Bien plus, la France possède une connaissance pointue de la nature et des soubassements de ce conflit régional”, avait à cet égard souligné, le 11 octobre 2024, Mohammed VI dans son discours d’ouverture de la session d’automne du Parlement. De ce fait, on se retrouve, en tout cas, avec au moins 20 des 27 pays de l’Union européenne (UE) qui, désormais, soutiennent l’initiative d’autonomie, et ce sur un ensemble de 113 pays dans le monde -dont 40% des pays africains, soit dit en passant. En même temps, la junte militaire algérienne ne s’est jamais autant retrouvée poussée dans ses retranchements: à ce jour, seuls 28 pays, y compris l’Algérie elle-même, continuent de reconnaître la soi-disant “République arabe sahraouie démocratique” (RASD) autoproclamée par le mouvement séparatiste du Front Polisario en février 1976 -après avoir carrément été, à un moment, 84-, et même parmi ces pays le seul qui soit véritablement militant, en dehors d’Alger, est l’Afrique du Sud, mais en définitive son hostilité à l’intégrité territoriale du Maroc reste tributaire du maintien au pouvoir du parti du Congrès national africain (ANC) -ce qui, dans le contexte démocratique sud-africain, est loin d’être une garantie. Même en Amérique latine, un des terrains de jeu favoris (et longtemps acquis) à un moment des généraux algériens pour pousser de l’avant leur bébé polisarien, un revirement est observable sur la longue durée, illustré cette année 2024 notamment par le retrait de la reconnaissance de l’entité fantomatique par l’Équateur (octobre 2024) et le Panama (novembre).

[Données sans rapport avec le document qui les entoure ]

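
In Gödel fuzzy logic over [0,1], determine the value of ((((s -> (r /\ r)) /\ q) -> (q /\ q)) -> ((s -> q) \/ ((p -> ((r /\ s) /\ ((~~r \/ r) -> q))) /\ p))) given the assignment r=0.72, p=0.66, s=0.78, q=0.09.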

Et en Afrique, puisqu’il faut y revenir, les États font donc, de façon majoritaire, clairement leur choix actuellement. Au niveau de l’Union africaine (UA), où le couple algéro-sud-africain avait longtemps agi de concert pour nuire aux intérêts marocains, la question du Sahara marocain n’est plus du tout posée sur le tapis depuis le sommet de juillet 2018 de Nouakchott, alors qu’à un moment on se souvient que l’organisation panafricaine avait tenté de s’autosaisir directement en procédant à la nomination, en juin 2014, de l’ancien président mozambicain, Joaquim Chissano, en tant qu’envoyé spécial; aujourd’hui, on laisse ouvertement le soin au seul Conseil de sécurité de trancher, grâce au travail en coulisses du Maroc depuis son retour aux instances décisionnelles continentales en janvier 2017. Lequel Conseil de sécurité pousse lui-même, à la suite notamment du lobbying américain et français, en faveur du Maroc, après avoir jeté depuis belle lurette aux orties l’ancienne fausse bonne idée d’un soi-disant référendum d’autodétermination (dont nulle résolution ne fait mention depuis juin 2001). Et cela tombe bien: le Maroc aurait, à l’avenir, toutes les chances de pouvoir lui-même apporter de l’eau au moulin, à en croire un certain Omar Hilale.